The bank added that private investment growth has slowed "sharply" in all South Asian countries, and added the region is not creating enough jobs to keep pace with increasing working-age population.

"South Asia's growth prospects remain bright in the short run, but fragile fiscal positions and increasing climate shocks are dark clouds on the horizon," said Martin Raiser, World Bank Vice President for South Asia.

"To make growth more resilient, countries need to adopt policies to boost private investment and strengthen employment growth."

South Asia's working-age population growth has exceeded that in other developing regions, World Bank added. According to the bank, the employment ratio for South Asia was 59% in 2023, compared to 70% in other emerging market and developing economy regions.

As per World Bank, South Asia is also the only region where the share of working-age men who are employed, fell over the past two decades. It is also the region with the lowest share of working-age women who are employed.

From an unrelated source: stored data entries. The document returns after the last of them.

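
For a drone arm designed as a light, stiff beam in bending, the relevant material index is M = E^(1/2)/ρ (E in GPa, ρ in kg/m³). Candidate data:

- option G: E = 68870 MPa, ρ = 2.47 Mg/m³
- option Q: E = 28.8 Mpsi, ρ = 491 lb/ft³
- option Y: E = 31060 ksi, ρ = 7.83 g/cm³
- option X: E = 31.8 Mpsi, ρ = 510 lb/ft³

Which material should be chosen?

Convert each candidate to consistent units, then evaluate M:
  option G: E = 68.87 GPa, ρ = 2470 kg/m³
  option Q: E = 198.6 GPa, ρ = 7865 kg/m³
  option Y: E = 214.2 GPa, ρ = 7830 kg/m³
  option X: E = 219.3 GPa, ρ = 8169 kg/m³
  option G: M = 3.36×10⁻³
  option Y: M = 1.87×10⁻³
  option X: M = 1.81×10⁻³
  option Q: M = 1.79×10⁻³
The maximum is for option G.

option G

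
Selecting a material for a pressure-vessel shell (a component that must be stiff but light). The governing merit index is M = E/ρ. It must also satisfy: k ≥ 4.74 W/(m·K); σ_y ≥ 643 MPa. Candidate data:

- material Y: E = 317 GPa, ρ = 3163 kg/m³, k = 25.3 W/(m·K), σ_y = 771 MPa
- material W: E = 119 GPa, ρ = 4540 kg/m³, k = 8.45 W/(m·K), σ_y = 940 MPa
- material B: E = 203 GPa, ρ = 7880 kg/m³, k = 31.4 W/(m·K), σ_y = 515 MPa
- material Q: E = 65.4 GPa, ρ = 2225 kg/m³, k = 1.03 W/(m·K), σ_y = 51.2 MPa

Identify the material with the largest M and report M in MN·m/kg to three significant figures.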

"South Asia is failing right now to fully capitalize on its demographic dividend. This is a missed opportunity," said Franziska Ohnsorge, World Bank Chief Economist for South Asia.

"If the region employed as large a share of the working-age population as other emerging markets and developing economies, its output could be 16% higher."

While the bank projects productivity output of Bangladesh and Bhutan to increase by 5.7% in the fiscal years of 2024 and 2025, India's output growth is expected to reach 7.5% in the fiscal years of 2023 and 2024 before returning to 6.6% over the medium term.

For Nepal, Pakistan and Sri Lanka the output growth is expected to increase by 4.6%, 2.3% and 2.5% respectively.

On the other hand, the output growth in Maldives is expected to be 4.7% this year, which is a half-percentage point downgrade from previous forecasts. World Bank said this was because tourists are shifting from high-end resorts toward lower-cost guesthouses.